Moving onwards to the final disc of this set, The Attack had the wonderful John Du Cann aboard for the excellent riff-frenzy of Freedom For You and The Pretty Things, who negotiated every change on the music scene with the kind of aplomb that few could aspire to, air the much-heard but still vital Walking Through My Dreams. Welsh outfit Jade Hexagram sound as ready for the hard rock to come on Phantom Eye as anything trippy and Cover Girl by Perfumed Garden, taken from an acetate, has hints of surf in the percussions and soaring vocals. A cool Dream In My Mind by the second Rupert’s People line up is a real gem. The Downliners Sect had a history going back to the early 1960s r&b boom, when they gave a few pointers for a certain Billy Childish.
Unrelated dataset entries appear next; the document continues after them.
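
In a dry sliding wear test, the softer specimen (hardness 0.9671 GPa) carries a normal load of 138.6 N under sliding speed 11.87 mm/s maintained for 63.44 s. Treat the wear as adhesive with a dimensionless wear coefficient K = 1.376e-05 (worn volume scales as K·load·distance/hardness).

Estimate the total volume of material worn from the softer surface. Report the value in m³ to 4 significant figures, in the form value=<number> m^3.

value=1.485e-12 m^3

The intermediates are displayed rounded; every step holds full precision — rounded just once, at 4 significant figures.
Convert: Sliding speed v = 11.87 mm/s = 0.01187 m/s. Path length L = v·t = 0.01187 m/s × 63.44 s = 0.7530 m.
Convert: Hardness H = 0.9671 GPa = 9.671e+08 Pa.
As SI base values: W = 138.6 N, H = 9.671e+08 Pa, K = 1.376e-05.
The Archard volume V = K·W·L/H = 1.376e-05 · 138.6 · 0.7530 / 9.671e+08 = 1.485e-12 m³.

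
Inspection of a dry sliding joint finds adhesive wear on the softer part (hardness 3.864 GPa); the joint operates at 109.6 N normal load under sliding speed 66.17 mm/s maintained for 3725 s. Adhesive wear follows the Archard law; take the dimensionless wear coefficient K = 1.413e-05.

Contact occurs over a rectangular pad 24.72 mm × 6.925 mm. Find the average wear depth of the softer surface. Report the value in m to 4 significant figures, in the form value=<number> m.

value=5.771e-07 m

The algebra holds full float precision. Quoted intermediates are rounded. Rounded once at the end: four significant figures.
Convert: Sliding speed v = 66.17 mm/s = 0.06617 m/s. Total distance L = v·t = 0.06617 m/s × 3725 s = 246.5 m.
Convert: Hardness H = 3.864 GPa = 3.864e+09 Pa.
Convert: Pad sides 24.72 mm × 6.925 mm = 0.02472 m × 0.006925 m. Contact area A = 0.02472 m × 0.006925 m = 1.712e-04 m².
Restated in SI base units: W = 109.6 N, H = 3.864e+09 Pa, K = 1.413e-05.
By Archard's law, V = K·W·L/H = 1.413e-05 · 109.6 · 246.5 / 3.864e+09 = 9.879e-11 m³.
Average depth h = V/A = 9.879e-11 / 1.712e-04 = 5.771e-07 m.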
But by the time of the unusual but very fine Spider, Don Craine had quit and the band were led by bassist Keith Grant.

Some choppy guitar chords help make Mandrake Paddle Steamer’s cool Pandemonium Shadow Show a breeze and Champagne’s stylish and eerie multi-tempo Smile At The Sad Sun is a really different sound I was please to clap my lugs on. Yorkies The Zany Woodruff Operation harness the wah wah on a good Cream cover Tales Of Brave Ulysses and The Action bring down the curtain on Think I’m Going Weird with a blissed-out number called Brain. If any band demonstrated the long journey from the mid-60s to 1968, it was Reg King’s Mod heroes, but whatever they did was always stamped with true quality.

Think I’m Going Weird offers the listener a wide-ranging and very enjoyable survey of the UK’s psychedelic years. A fair bit of it is already available elsewhere, but seeking it all out would necessitate hunting around through a lot of different releases. It’s all here ready to go, packed with lots of information and period photographs in the sleeve book which has been very nicely and creatively designed. Allied to the music, this all makes for a very enjoyable set that captures those turbulent late 1960s times perfectly.